Barrie Martin

Personal information
- Date of birth: 29 September 1935
- Place of birth: Birmingham, England
- Date of death: 27 February 2019 (aged 83)
- Position(s): Defender

Senior career*
- Years: Team / Apps / (Gls)
- 1957–1964: Blackpool / 187 / (1)
- 1964–1965: Oldham Athletic / 42 / (4)
- 1965–????: Tranmere Rovers / 102 / (0)

= Barrie Martin =

English footballer (1935–2019)

Barrie Martin (29 September 1935 – 27 February 2019) was an English professional footballer. He spent seven years at Blackpool in the 1950s and 1960s, making almost 200 Football League appearances for the club.

==Blackpool==
Martin made his debut for Joe Smith's Blackpool on 28 December 1957, in a 3–2 defeat to Bolton Wanderers. He also appeared in the final league game three days later, another defeat, this time at Tottenham Hotspur.

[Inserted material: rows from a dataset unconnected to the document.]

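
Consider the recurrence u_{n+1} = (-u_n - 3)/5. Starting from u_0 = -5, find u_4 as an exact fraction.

u_1 = (-(-5) - 3)/5 = 2/5.
u_2 = (-(2/5) - 3)/5 = -17/25.
u_3 = (-(-17/25) - 3)/5 = -58/125.
u_4 = (-(-58/125) - 3)/5 = -317/625.

-317/625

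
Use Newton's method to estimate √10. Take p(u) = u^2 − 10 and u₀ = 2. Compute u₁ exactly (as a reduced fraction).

p'(u) = 2u.
p(2) = −6, p'(2) = 4, so u₁ = 2 − (−6)/4 = 7/2.

7/2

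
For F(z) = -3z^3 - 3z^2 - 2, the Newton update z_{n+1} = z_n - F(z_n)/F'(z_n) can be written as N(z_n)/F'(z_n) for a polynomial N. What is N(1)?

F'(z) = -9z^2 - 6z.
N(z) = z·F'(z) - F(z) = z·(-9z^2 - 6z) - (-3z^3 - 3z^2 - 2) = -6z^3 - 3z^2 + 2.
N(1) = -7.

-7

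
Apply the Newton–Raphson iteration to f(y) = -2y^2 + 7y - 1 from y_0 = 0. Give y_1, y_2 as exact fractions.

f'(y) = -4y + 7.
f(0) = -1, f'(0) = 7, so y_1 = 0 - (-1)/7 = 1/7.
f(1/7) = -2/49, f'(1/7) = 45/7, so y_2 = (1/7) - (-2/49)/(45/7) = 47/315.

y_1 = 1/7, y_2 = 47/315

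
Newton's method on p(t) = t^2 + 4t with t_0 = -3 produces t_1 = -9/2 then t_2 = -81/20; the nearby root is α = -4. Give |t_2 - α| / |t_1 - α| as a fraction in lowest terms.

1/10

t_1 - α = -9/2 - (-4) = -9/2 + 4 = -1/2, so |t_1 - α| = 1/2.
t_2 - α = -81/20 - (-4) = -81/20 + 4 = -1/20, so |t_2 - α| = 1/20.
Ratio = (1/20) / (1/2) = 1/10.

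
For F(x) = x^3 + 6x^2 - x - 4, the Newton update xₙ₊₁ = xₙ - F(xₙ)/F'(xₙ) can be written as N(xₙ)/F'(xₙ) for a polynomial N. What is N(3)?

F'(x) = 3x^2 + 12x - 1.
N(x) = x·F'(x) - F(x) = x·(3x^2 + 12x - 1) - (x^3 + 6x^2 - x - 4) = 2x^3 + 6x^2 + 4.
N(3) = 112.

112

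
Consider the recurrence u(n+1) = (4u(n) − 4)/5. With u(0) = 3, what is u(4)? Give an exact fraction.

−708/625

u(1) = (4·3 − 4)/5 = 8/5.
u(2) = (4·(8/5) − 4)/5 = 12/25.
u(3) = (4·(12/25) − 4)/5 = −52/125.
u(4) = (4·(−52/125) − 4)/5 = −708/625.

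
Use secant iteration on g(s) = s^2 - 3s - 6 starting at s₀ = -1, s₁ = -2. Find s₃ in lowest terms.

g(-1) = -2, g(-2) = 4. s₂ = (-2) - 4·((-2) - (-1))/(4 - (-2)) = -4/3.
g(-2) = 4, g(-4/3) = -2/9. s₃ = (-4/3) - (-2/9)·((-4/3) - (-2))/((-2/9) - 4) = -26/19.

-26/19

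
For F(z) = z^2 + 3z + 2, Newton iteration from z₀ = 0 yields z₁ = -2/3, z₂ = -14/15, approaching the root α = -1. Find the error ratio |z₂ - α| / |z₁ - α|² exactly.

z₁ - α = -2/3 - (-1) = -2/3 + 1 = 1/3, so |z₁ - α| = 1/3.
z₂ - α = -14/15 - (-1) = -14/15 + 1 = 1/15, so |z₂ - α| = 1/15.
|z₁ - α|² = 1/9.
Ratio = (1/15) / (1/9) = 3/5.

3/5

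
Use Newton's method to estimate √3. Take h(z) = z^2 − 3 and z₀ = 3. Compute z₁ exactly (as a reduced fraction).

2

h'(z) = 2z.
h(3) = 6, h'(3) = 6, so z₁ = 3 − 6/6 = 2.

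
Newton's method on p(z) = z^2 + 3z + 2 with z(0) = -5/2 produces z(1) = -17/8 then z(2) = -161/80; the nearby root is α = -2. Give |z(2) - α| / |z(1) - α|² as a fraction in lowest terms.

z(1) - α = -17/8 - (-2) = -17/8 + 2 = -1/8, so |z(1) - α| = 1/8.
z(2) - α = -161/80 - (-2) = -161/80 + 2 = -1/80, so |z(2) - α| = 1/80.
|z(1) - α|² = 1/64.
Ratio = (1/80) / (1/64) = 4/5.

4/5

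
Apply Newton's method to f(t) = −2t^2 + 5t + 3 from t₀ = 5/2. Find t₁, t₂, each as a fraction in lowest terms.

t₁ = 31/10, t₂ = 1111/370

f'(t) = −4t + 5.
f(5/2) = 3, f'(5/2) = −5, so t₁ = (5/2) − 3/(−5) = 31/10.
f(31/10) = −18/25, f'(31/10) = −37/5, so t₂ = (31/10) − (−18/25)/(−37/5) = 1111/370.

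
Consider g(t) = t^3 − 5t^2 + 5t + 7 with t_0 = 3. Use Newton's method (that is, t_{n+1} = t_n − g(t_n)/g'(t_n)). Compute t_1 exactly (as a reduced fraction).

1

g'(t) = 3t^2 − 10t + 5.
g(3) = 4, g'(3) = 2, so t_1 = 3 − 4/2 = 1.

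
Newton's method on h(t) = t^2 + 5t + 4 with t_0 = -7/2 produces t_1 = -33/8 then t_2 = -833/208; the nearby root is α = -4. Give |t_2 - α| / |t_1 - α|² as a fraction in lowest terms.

t_1 - α = -33/8 - (-4) = -33/8 + 4 = -1/8, so |t_1 - α| = 1/8.
t_2 - α = -833/208 - (-4) = -833/208 + 4 = -1/208, so |t_2 - α| = 1/208.
|t_1 - α|² = 1/64.
Ratio = (1/208) / (1/64) = 4/13.

4/13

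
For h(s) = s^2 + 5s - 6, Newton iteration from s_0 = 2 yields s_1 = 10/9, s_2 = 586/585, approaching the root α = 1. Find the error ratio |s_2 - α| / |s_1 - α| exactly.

1/65

s_1 - α = 10/9 - 1 = 1/9, so |s_1 - α| = 1/9.
s_2 - α = 586/585 - 1 = 1/585, so |s_2 - α| = 1/585.
Ratio = (1/585) / (1/9) = 1/65.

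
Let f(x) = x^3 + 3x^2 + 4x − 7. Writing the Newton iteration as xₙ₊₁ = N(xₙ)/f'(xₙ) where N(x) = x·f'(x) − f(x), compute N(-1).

f'(x) = 3x^2 + 6x + 4.
N(x) = x·f'(x) − f(x) = x·(3x^2 + 6x + 4) − (x^3 + 3x^2 + 4x − 7) = 2x^3 + 3x^2 + 7.
N(-1) = 8.

8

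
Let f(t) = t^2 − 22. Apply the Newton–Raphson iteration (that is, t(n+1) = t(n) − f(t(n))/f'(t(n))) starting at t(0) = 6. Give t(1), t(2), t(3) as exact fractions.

f'(t) = 2t.
f(6) = 14, f'(6) = 12, so t(1) = 6 − 14/12 = 29/6.
f(29/6) = 49/36, f'(29/6) = 29/3, so t(2) = (29/6) − (49/36)/(29/3) = 1633/348.
f(1633/348) = 2401/121104, f'(1633/348) = 1633/174, so t(3) = (1633/348) − (2401/121104)/(1633/174) = 5330977/1136568.

t(1) = 29/6, t(2) = 1633/348, t(3) = 5330977/1136568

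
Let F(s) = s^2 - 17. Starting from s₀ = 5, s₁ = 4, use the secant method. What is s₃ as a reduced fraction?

301/73

F(5) = 8, F(4) = -1. s₂ = 4 - (-1)·(4 - 5)/((-1) - 8) = 37/9.
F(4) = -1, F(37/9) = -8/81. s₃ = (37/9) - (-8/81)·((37/9) - 4)/((-8/81) - (-1)) = 301/73.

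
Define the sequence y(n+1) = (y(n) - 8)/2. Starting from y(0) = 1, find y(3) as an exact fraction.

y(1) = (1 - 8)/2 = -7/2.
y(2) = ((-7/2) - 8)/2 = -23/4.
y(3) = ((-23/4) - 8)/2 = -55/8.

-55/8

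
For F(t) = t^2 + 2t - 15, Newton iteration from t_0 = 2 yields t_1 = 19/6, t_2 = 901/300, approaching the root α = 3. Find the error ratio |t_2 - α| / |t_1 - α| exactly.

1/50

t_1 - α = 19/6 - 3 = 1/6, so |t_1 - α| = 1/6.
t_2 - α = 901/300 - 3 = 1/300, so |t_2 - α| = 1/300.
Ratio = (1/300) / (1/6) = 1/50.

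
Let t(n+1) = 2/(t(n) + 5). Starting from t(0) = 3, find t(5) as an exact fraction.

1214/3261

t(1) = 2/(3 + 5) = 1/4.
t(2) = 2/(1/4 + 5) = 8/21.
t(3) = 2/(8/21 + 5) = 42/113.
t(4) = 2/(42/113 + 5) = 226/607.
t(5) = 2/(226/607 + 5) = 1214/3261.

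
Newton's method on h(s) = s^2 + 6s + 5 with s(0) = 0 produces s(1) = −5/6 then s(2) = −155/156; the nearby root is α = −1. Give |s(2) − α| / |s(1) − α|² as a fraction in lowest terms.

s(1) − α = −5/6 − (−1) = −5/6 + 1 = 1/6, so |s(1) − α| = 1/6.
s(2) − α = −155/156 − (−1) = −155/156 + 1 = 1/156, so |s(2) − α| = 1/156.
|s(1) − α|² = 1/36.
Ratio = (1/156) / (1/36) = 3/13.

3/13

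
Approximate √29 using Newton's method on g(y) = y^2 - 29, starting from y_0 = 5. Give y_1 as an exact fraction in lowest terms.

g'(y) = 2y.
g(5) = -4, g'(5) = 10, so y_1 = 5 - (-4)/10 = 27/5.

27/5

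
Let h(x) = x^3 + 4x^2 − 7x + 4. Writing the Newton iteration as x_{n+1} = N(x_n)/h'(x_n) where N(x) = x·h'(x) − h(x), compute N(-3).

−22

h'(x) = 3x^2 + 8x − 7.
N(x) = x·h'(x) − h(x) = x·(3x^2 + 8x − 7) − (x^3 + 4x^2 − 7x + 4) = 2x^3 + 4x^2 − 4.
N(-3) = −22.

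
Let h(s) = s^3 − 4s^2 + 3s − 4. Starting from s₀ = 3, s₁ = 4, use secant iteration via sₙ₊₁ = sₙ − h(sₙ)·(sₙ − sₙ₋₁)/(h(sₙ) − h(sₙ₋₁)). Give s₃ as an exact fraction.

436/127

h(3) = −4, h(4) = 8. s₂ = 4 − 8·(4 − 3)/(8 − (−4)) = 10/3.
h(4) = 8, h(10/3) = −38/27. s₃ = (10/3) − (−38/27)·((10/3) − 4)/((−38/27) − 8) = 436/127.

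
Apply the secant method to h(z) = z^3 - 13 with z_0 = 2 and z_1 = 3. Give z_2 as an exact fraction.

h(2) = -5, h(3) = 14. z_2 = 3 - 14·(3 - 2)/(14 - (-5)) = 43/19.

43/19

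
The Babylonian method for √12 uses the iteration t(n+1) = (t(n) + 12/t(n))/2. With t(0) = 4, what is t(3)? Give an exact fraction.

18817/5432

t(1) = (4 + 12/4)/2 = 7/2.
t(2) = (7/2 + 12/(7/2))/2 = 97/28.
t(3) = (97/28 + 12/(97/28))/2 = 18817/5432.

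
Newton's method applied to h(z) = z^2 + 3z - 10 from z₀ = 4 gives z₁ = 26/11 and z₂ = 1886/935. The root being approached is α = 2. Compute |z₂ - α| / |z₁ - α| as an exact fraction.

4/85

z₁ - α = 26/11 - 2 = 4/11, so |z₁ - α| = 4/11.
z₂ - α = 1886/935 - 2 = 16/935, so |z₂ - α| = 16/935.
Ratio = (16/935) / (4/11) = 4/85.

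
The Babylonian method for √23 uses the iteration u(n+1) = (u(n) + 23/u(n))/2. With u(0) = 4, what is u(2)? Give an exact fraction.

u(1) = (4 + 23/4)/2 = 39/8.
u(2) = (39/8 + 23/(39/8))/2 = 2993/624.

2993/624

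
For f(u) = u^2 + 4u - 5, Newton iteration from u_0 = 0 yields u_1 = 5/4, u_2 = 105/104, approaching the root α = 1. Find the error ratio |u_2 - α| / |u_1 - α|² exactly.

u_1 - α = 5/4 - 1 = 1/4, so |u_1 - α| = 1/4.
u_2 - α = 105/104 - 1 = 1/104, so |u_2 - α| = 1/104.
|u_1 - α|² = 1/16.
Ratio = (1/104) / (1/16) = 2/13.

2/13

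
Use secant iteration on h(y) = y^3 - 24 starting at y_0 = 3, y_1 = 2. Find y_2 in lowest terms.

54/19

h(3) = 3, h(2) = -16. y_2 = 2 - (-16)·(2 - 3)/((-16) - 3) = 54/19.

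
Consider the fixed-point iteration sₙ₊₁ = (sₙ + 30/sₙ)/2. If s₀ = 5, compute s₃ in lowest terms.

116161/21208

s₁ = (5 + 30/5)/2 = 11/2.
s₂ = (11/2 + 30/(11/2))/2 = 241/44.
s₃ = (241/44 + 30/(241/44))/2 = 116161/21208.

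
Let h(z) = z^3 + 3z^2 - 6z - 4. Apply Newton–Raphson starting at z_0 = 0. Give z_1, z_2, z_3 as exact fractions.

h'(z) = 3z^2 + 6z - 6.
h(0) = -4, h'(0) = -6, so z_1 = 0 - (-4)/(-6) = -2/3.
h(-2/3) = 28/27, h'(-2/3) = -26/3, so z_2 = (-2/3) - (28/27)/(-26/3) = -64/117.
h(-64/117) = 25676/1601613, h'(-64/117) = -38258/4563, so z_3 = (-64/117) - (25676/1601613)/(-38258/4563) = -3659930/6714279.

z_1 = -2/3, z_2 = -64/117, z_3 = -3659930/6714279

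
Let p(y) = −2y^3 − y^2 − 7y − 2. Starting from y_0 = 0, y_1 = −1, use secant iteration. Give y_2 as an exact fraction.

p(0) = −2, p(−1) = 6. y_2 = (−1) − 6·((−1) − 0)/(6 − (−2)) = −1/4.

−1/4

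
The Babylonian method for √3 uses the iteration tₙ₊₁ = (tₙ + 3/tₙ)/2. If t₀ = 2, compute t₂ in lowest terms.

t₁ = (2 + 3/2)/2 = 7/4.
t₂ = (7/4 + 3/(7/4))/2 = 97/56.

97/56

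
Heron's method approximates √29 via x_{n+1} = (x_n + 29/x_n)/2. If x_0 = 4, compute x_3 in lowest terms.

x_1 = (4 + 29/4)/2 = 45/8.
x_2 = (45/8 + 29/(45/8))/2 = 3881/720.
x_3 = (3881/720 + 29/(3881/720))/2 = 30095761/5588640.

30095761/5588640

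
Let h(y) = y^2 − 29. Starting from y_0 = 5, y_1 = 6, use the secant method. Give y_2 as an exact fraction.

h(5) = −4, h(6) = 7. y_2 = 6 − 7·(6 − 5)/(7 − (−4)) = 59/11.

59/11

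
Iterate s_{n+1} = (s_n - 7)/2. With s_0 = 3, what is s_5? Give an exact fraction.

-107/16

s_1 = (3 - 7)/2 = -2.
s_2 = ((-2) - 7)/2 = -9/2.
s_3 = ((-9/2) - 7)/2 = -23/4.
s_4 = ((-23/4) - 7)/2 = -51/8.
s_5 = ((-51/8) - 7)/2 = -107/16.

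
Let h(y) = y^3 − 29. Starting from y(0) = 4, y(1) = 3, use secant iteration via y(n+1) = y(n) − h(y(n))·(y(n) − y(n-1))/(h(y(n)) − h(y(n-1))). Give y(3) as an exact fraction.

h(4) = 35, h(3) = −2. y(2) = 3 − (−2)·(3 − 4)/((−2) − 35) = 113/37.
h(3) = −2, h(113/37) = −26040/50653. y(3) = (113/37) − (−26040/50653)·((113/37) − 3)/((−26040/50653) − (−2)) = 115637/37633.

115637/37633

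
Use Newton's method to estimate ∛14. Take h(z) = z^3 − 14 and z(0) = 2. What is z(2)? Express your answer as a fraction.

h'(z) = 3z^2.
h(2) = −6, h'(2) = 12, so z(1) = 2 − (−6)/12 = 5/2.
h(5/2) = 13/8, h'(5/2) = 75/4, so z(2) = (5/2) − (13/8)/(75/4) = 181/75.

181/75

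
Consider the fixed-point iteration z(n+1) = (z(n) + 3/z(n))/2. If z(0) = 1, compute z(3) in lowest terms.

97/56

z(1) = (1 + 3/1)/2 = 2.
z(2) = (2 + 3/2)/2 = 7/4.
z(3) = (7/4 + 3/(7/4))/2 = 97/56.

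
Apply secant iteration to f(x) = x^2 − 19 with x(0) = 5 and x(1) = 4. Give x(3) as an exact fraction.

f(5) = 6, f(4) = −3. x(2) = 4 − (−3)·(4 − 5)/((−3) − 6) = 13/3.
f(4) = −3, f(13/3) = −2/9. x(3) = (13/3) − (−2/9)·((13/3) − 4)/((−2/9) − (−3)) = 109/25.

109/25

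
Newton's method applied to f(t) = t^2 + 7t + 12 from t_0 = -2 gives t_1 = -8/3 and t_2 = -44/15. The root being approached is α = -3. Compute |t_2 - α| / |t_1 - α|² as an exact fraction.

3/5

t_1 - α = -8/3 - (-3) = -8/3 + 3 = 1/3, so |t_1 - α| = 1/3.
t_2 - α = -44/15 - (-3) = -44/15 + 3 = 1/15, so |t_2 - α| = 1/15.
|t_1 - α|² = 1/9.
Ratio = (1/15) / (1/9) = 3/5.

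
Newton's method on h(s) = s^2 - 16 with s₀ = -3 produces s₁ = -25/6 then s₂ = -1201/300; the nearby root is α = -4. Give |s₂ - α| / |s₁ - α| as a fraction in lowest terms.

s₁ - α = -25/6 - (-4) = -25/6 + 4 = -1/6, so |s₁ - α| = 1/6.
s₂ - α = -1201/300 - (-4) = -1201/300 + 4 = -1/300, so |s₂ - α| = 1/300.
Ratio = (1/300) / (1/6) = 1/50.

1/50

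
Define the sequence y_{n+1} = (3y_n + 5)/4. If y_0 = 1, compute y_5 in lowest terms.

y_1 = (3·1 + 5)/4 = 2.
y_2 = (3·2 + 5)/4 = 11/4.
y_3 = (3·(11/4) + 5)/4 = 53/16.
y_4 = (3·(53/16) + 5)/4 = 239/64.
y_5 = (3·(239/64) + 5)/4 = 1037/256.

1037/256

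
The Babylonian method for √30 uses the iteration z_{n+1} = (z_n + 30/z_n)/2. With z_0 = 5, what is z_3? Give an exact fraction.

z_1 = (5 + 30/5)/2 = 11/2.
z_2 = (11/2 + 30/(11/2))/2 = 241/44.
z_3 = (241/44 + 30/(241/44))/2 = 116161/21208.

116161/21208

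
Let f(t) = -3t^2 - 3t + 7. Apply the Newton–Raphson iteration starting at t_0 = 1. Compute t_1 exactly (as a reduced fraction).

10/9

f'(t) = -6t - 3.
f(1) = 1, f'(1) = -9, so t_1 = 1 - 1/(-9) = 10/9.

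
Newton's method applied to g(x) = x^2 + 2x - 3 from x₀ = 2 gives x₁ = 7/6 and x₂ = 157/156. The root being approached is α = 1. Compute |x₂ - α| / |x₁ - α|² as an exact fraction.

3/13

x₁ - α = 7/6 - 1 = 1/6, so |x₁ - α| = 1/6.
x₂ - α = 157/156 - 1 = 1/156, so |x₂ - α| = 1/156.
|x₁ - α|² = 1/36.
Ratio = (1/156) / (1/36) = 3/13.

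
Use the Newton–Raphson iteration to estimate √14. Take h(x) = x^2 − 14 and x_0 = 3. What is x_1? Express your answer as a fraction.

23/6

h'(x) = 2x.
h(3) = −5, h'(3) = 6, so x_1 = 3 − (−5)/6 = 23/6.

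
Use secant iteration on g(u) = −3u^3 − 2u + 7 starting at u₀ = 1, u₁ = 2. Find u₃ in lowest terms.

g(1) = 2, g(2) = −21. u₂ = 2 − (−21)·(2 − 1)/((−21) − 2) = 25/23.
g(2) = −21, g(25/23) = 11844/12167. u₃ = (25/23) − (11844/12167)·((25/23) − 2)/((11844/12167) − (−21)) = 14353/12731.

14353/12731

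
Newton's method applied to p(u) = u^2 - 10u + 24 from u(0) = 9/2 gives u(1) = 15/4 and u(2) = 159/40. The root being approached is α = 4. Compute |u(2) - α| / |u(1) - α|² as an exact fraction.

u(1) - α = 15/4 - 4 = -1/4, so |u(1) - α| = 1/4.
u(2) - α = 159/40 - 4 = -1/40, so |u(2) - α| = 1/40.
|u(1) - α|² = 1/16.
Ratio = (1/40) / (1/16) = 2/5.

2/5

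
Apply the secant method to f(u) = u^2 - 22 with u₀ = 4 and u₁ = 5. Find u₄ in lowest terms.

f(4) = -6, f(5) = 3. u₂ = 5 - 3·(5 - 4)/(3 - (-6)) = 14/3.
f(5) = 3, f(14/3) = -2/9. u₃ = (14/3) - (-2/9)·((14/3) - 5)/((-2/9) - 3) = 136/29.
f(14/3) = -2/9, f(136/29) = -6/841. u₄ = (136/29) - (-6/841)·((136/29) - (14/3))/((-6/841) - (-2/9)) = 1909/407.

1909/407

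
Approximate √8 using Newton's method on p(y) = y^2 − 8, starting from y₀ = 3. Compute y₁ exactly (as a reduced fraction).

17/6

p'(y) = 2y.
p(3) = 1, p'(3) = 6, so y₁ = 3 − 1/6 = 17/6.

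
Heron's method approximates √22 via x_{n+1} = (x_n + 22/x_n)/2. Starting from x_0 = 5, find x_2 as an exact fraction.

x_1 = (5 + 22/5)/2 = 47/10.
x_2 = (47/10 + 22/(47/10))/2 = 4409/940.

4409/940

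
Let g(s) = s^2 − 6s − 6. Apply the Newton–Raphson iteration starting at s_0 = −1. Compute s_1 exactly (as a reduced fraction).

g'(s) = 2s − 6.
g(−1) = 1, g'(−1) = −8, so s_1 = (−1) − 1/(−8) = −7/8.

−7/8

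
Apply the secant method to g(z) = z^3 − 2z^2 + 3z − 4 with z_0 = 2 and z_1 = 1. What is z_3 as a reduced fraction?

g(2) = 2, g(1) = −2. z_2 = 1 − (−2)·(1 − 2)/((−2) − 2) = 3/2.
g(1) = −2, g(3/2) = −5/8. z_3 = (3/2) − (−5/8)·((3/2) − 1)/((−5/8) − (−2)) = 19/11.

19/11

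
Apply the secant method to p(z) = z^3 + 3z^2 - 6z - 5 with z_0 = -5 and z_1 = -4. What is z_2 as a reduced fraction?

p(-5) = -25, p(-4) = 3. z_2 = (-4) - 3·((-4) - (-5))/(3 - (-25)) = -115/28.

-115/28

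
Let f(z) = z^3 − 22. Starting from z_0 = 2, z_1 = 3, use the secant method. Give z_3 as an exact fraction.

24946/8917

f(2) = −14, f(3) = 5. z_2 = 3 − 5·(3 − 2)/(5 − (−14)) = 52/19.
f(3) = 5, f(52/19) = −10290/6859. z_3 = (52/19) − (−10290/6859)·((52/19) − 3)/((−10290/6859) − 5) = 24946/8917.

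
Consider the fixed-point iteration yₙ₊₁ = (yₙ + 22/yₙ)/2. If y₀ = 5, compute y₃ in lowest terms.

y₁ = (5 + 22/5)/2 = 47/10.
y₂ = (47/10 + 22/(47/10))/2 = 4409/940.
y₃ = (4409/940 + 22/(4409/940))/2 = 38878481/8288920.

38878481/8288920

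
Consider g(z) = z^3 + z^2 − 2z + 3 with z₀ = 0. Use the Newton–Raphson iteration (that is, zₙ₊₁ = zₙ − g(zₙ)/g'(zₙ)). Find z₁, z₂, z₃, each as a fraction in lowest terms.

g'(z) = 3z^2 + 2z − 2.
g(0) = 3, g'(0) = −2, so z₁ = 0 − 3/(−2) = 3/2.
g(3/2) = 45/8, g'(3/2) = 31/4, so z₂ = (3/2) − (45/8)/(31/4) = 24/31.
g(24/31) = 74925/29791, g'(24/31) = 1294/961, so z₃ = (24/31) − (74925/29791)/(1294/961) = −43869/40114.

z₁ = 3/2, z₂ = 24/31, z₃ = −43869/40114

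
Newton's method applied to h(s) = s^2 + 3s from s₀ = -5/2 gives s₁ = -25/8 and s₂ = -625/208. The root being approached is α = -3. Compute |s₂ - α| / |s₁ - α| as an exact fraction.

s₁ - α = -25/8 - (-3) = -25/8 + 3 = -1/8, so |s₁ - α| = 1/8.
s₂ - α = -625/208 - (-3) = -625/208 + 3 = -1/208, so |s₂ - α| = 1/208.
Ratio = (1/208) / (1/8) = 1/26.

1/26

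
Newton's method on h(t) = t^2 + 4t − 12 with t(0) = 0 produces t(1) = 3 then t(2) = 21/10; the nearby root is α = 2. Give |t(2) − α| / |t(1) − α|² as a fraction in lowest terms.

1/10

t(1) − α = 3 − 2 = 1, so |t(1) − α| = 1.
t(2) − α = 21/10 − 2 = 1/10, so |t(2) − α| = 1/10.
|t(1) − α|² = 1.
Ratio = (1/10) / 1 = 1/10.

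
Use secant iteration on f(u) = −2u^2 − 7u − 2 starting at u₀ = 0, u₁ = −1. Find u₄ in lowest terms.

f(0) = −2, f(−1) = 3. u₂ = (−1) − 3·((−1) − 0)/(3 − (−2)) = −2/5.
f(−1) = 3, f(−2/5) = 12/25. u₃ = (−2/5) − (12/25)·((−2/5) − (−1))/((12/25) − 3) = −2/7.
f(−2/5) = 12/25, f(−2/7) = −8/49. u₄ = (−2/7) − (−8/49)·((−2/7) − (−2/5))/((−8/49) − (12/25)) = −62/197.

−62/197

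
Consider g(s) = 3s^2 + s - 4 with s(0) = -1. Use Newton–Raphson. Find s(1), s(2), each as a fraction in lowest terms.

g'(s) = 6s + 1.
g(-1) = -2, g'(-1) = -5, so s(1) = (-1) - (-2)/(-5) = -7/5.
g(-7/5) = 12/25, g'(-7/5) = -37/5, so s(2) = (-7/5) - (12/25)/(-37/5) = -247/185.

s(1) = -7/5, s(2) = -247/185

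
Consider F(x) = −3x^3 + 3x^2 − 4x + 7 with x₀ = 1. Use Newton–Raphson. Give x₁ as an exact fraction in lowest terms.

F'(x) = −9x^2 + 6x − 4.
F(1) = 3, F'(1) = −7, so x₁ = 1 − 3/(−7) = 10/7.

10/7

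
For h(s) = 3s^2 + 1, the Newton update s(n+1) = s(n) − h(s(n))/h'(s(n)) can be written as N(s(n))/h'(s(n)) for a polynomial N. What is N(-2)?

h'(s) = 6s.
N(s) = s·h'(s) − h(s) = s·(6s) − (3s^2 + 1) = 3s^2 − 1.
N(-2) = 11.

11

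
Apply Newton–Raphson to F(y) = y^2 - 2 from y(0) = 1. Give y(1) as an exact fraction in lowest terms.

F'(y) = 2y.
F(1) = -1, F'(1) = 2, so y(1) = 1 - (-1)/2 = 3/2.

3/2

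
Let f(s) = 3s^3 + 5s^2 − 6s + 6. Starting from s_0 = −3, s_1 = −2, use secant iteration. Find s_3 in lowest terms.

−4203/1510

f(−3) = −12, f(−2) = 14. s_2 = (−2) − 14·((−2) − (−3))/(14 − (−12)) = −33/13.
f(−2) = 14, f(−33/13) = 9618/2197. s_3 = (−33/13) − (9618/2197)·((−33/13) − (−2))/((9618/2197) − 14) = −4203/1510.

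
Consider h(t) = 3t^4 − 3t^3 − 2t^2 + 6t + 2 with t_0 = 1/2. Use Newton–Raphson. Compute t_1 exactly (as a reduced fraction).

h'(t) = 12t^3 − 9t^2 − 4t + 6.
h(1/2) = 69/16, h'(1/2) = 13/4, so t_1 = (1/2) − (69/16)/(13/4) = −43/52.

−43/52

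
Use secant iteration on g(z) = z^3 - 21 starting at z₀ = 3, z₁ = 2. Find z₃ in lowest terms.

g(3) = 6, g(2) = -13. z₂ = 2 - (-13)·(2 - 3)/((-13) - 6) = 51/19.
g(2) = -13, g(51/19) = -11388/6859. z₃ = (51/19) - (-11388/6859)·((51/19) - 2)/((-11388/6859) - (-13)) = 16659/5983.

16659/5983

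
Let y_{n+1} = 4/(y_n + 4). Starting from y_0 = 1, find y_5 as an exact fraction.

140/169

y_1 = 4/(1 + 4) = 4/5.
y_2 = 4/(4/5 + 4) = 5/6.
y_3 = 4/(5/6 + 4) = 24/29.
y_4 = 4/(24/29 + 4) = 29/35.
y_5 = 4/(29/35 + 4) = 140/169.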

Joe Smith retired after 23 years as Blackpool manager at the end of 1957–58. His successor for the 1958–59 campaign was former Pool player Ron Suart. Suart gave six league starts to Martin.

It was Martin's third season at Blackpool, 1959–60, that he properly broke into the team. He made 38 league appearances, missing only four games. He also scored his first goal for the club, in a 3–1 victory over Chelsea at Bloomfield Road on 12 December.

In 1960–61, Martin was ever-present in Blackpool's first twelve games of the league campaign, but he went on to miss the next 22. He returned to the line-up on 31 March, with eight games remaining, of which he appeared in six.

Conversely, Martin missed only one league game of the 1961–62 campaign (and one of Blackpool's 52 total games, which included a run to the semi-finals of the League Cup).

He went one better in 1962–63, appearing in all of the club's 47 league and cup games.

Martin chalked up another forty league appearances in 1963–64, his final season at the seaside. His swan song was in the final game of the league campaign, a 4–3 defeat at Ipswich Town on 25 April.